Long-Tailed Out-of-Distribution Detection: Prioritizing Attention to Tail
Yina He, Lei Peng, Yongcun Zhang, Juanjuan Weng, Zhiming Luo, Shaozi Li
TL;DR
This work tackles long-tailed OOD detection by decoupling ID data balance from OOD separation and introducing PATT, a framework that combines temperature scaling-based implicit semantic augmentation with post-hoc feature calibration. The training component ISAC models ID features as a mixture of von Mises-Fisher distributions on a hypersphere, enabling a closed-form, infinitely sampled contrastive loss, while the classifier is sharpened via a temperature-scaled logit adjustment. During inference, a tail-focused attention mechanism recalibrates features to balance head and tail representations and to suppress OOD confidences, using an energy-based OOD score. Across CIFAR10/100-LT and ImageNet-LT, PATT yields substantial gains in AUROC and tail/class accuracy, outperforming prior long-tailed OOD methods and demonstrating strong robustness to hyperparameters and model architectures.
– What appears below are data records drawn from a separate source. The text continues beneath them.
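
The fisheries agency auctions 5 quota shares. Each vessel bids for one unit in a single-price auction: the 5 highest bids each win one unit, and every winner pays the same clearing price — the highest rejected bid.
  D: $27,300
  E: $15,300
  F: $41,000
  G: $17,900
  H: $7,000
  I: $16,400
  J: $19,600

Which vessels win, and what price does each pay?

F, D, J, G, I; each pays $15,300

Ordering the bids: 41,000 (F), 27,300 (D), 19,600 (J), 17,900 (G), 16,400 (I), 15,300 (E), 7,000 (H)
Top 5: F, D, J, G, I.
First losing bid is E's $15,300, which sets the uniform price.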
The approach offers a practical, end-to-end solution with improved long-tailed recognition and reliable OOD detection in real-world settings.
Abstract
Current out-of-distribution (OOD) detection methods typically assume balanced in-distribution (ID) data, while most real-world data follow a long-tailed distribution. Previous approaches to long-tailed OOD detection often involve balancing the ID data by reducing the semantics of head classes. However, this reduction can severely affect the classification accuracy of ID data. The main challenge of this task lies in the severe lack of features for tail classes, leading to confusion with OOD data. To tackle this issue, we introduce a novel Prioritizing Attention to Tail (PATT) method using augmentation instead of reduction. Our main intuition involves using a mixture of von Mises-Fisher (vMF) distributions to model the ID data and a temperature scaling module to boost the confidence of ID data. This enables us to generate infinite contrastive pairs, implicitly enhancing the semantics of ID classes while promoting differentiation between ID and OOD data. To further strengthen the detection of OOD data without compromising the classification performance of ID data, we propose feature calibration during the inference phase. By extracting an attention weight from the training set that prioritizes the tail classes and reduces the confidence in OOD data, we improve the OOD detection capability. Extensive experiments verified that our method outperforms the current state-of-the-art methods on various benchmarks.